After the experience of the past couple of years, it should be plain to everyone that the campaign against child pornography has complicated the lives of prosecutors everywhere. United States v. Fiorey, ACM 36319 (A.F. Ct. Crim. App. Jul. 16, 2007) is such a case.
During a child pornography investigation an FBI agent purchased access to what turned out to be a defunct website. When he complained to the company that processed the credit card charge, they offered him access to 50 alternate sites the company claimed contained similar content. The FBI agent purchased access to 13 of the sites, all of which contained child pornography, and reviewed the cover page (home page) of the 37 other sites, all of which suggested the sites contained child pornography. The FBI obtained a warrant for the records of the credit card processor. Appellant's name appeared among those who purchased access to sites that "appeared to contain child pornography." The names of suspects were distributed to local law enforcement.

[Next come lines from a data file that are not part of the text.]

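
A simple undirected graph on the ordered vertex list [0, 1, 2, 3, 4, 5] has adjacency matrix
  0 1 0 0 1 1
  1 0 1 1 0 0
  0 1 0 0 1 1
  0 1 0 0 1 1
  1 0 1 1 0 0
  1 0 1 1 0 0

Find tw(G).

3

A width-3 tree decomposition is:
Bags: B1 = {1, 2, 4, 5}  B2 = {1, 3, 4, 5}  B3 = {0, 1, 4, 5}
Tree: B1–B2, B2–B3
Each bag holds 4 vertices, so the decomposition has width 3, which upper-bounds the treewidth. For the lower bound: the 4 vertex sets {2,4}, {3,5}, {1}, {0} are disjoint, each induces a connected subgraph, and every pair is joined by at least one edge of G. Contracting each set to a single vertex therefore yields K_{4} as a minor, and since treewidth is minor-monotone, tw(G) ≥ tw(K_{4}) = 3. Hence tw(G) = 3 exactly.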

Local police obtained a warrant and search Appellant's home and found no child pornography. But Appellant admitted that in 2001 he had downloaded some child porn. Credit card records showed he had completed transactions with companies in Latvia and Russia known by the detectives for involvement in child pornography, but none were for the 50 sites reviewed by the FBI.
The appellant claimed his confession was not corroborated. Noting that the corroboration need be only slight, the AFCCA disagreed and found three reasons to sustain the admission of the confession: (1) the extensive involvement of the credit card processor with child pornography sites; (2) several companies listed on his credit card records were known by the detectives to be purveyors of child porn; and (3) the names of some of the sites he frequented vaguely suggested they concerned child pornography involving young males.
The second case is United States v. Burton, ACM 36296 (A.F. Ct. Crim. App. Jul. 16, 2007). A rape charge was referred to a GCM after an Article 32 investigation. The convening authority withdrew and dismissed a charge and promptly repreferred that charge (indicating the appellant was then assigned to a different organization) and several other charges including the rape of another woman. Although the defense so requested, the Article 32 IO was not permitted to conduct an investigation on the renewed first charge. Instead, he was allowed to attach the previous Article 32. The military judge denied the defense motion to dismiss.
The AFCCA held that the judge erred, that R.C.M. 405(c) required that upon the defense request a new Article 32 be held on the charge (Article 32(c), but that the error was harmless beyond a reasonable doubt. All of the impeachment info that the defense wanted to present to the convening authority was presented to him before referral and the defense had a full opportunity to cross examine the complaining witness at trial.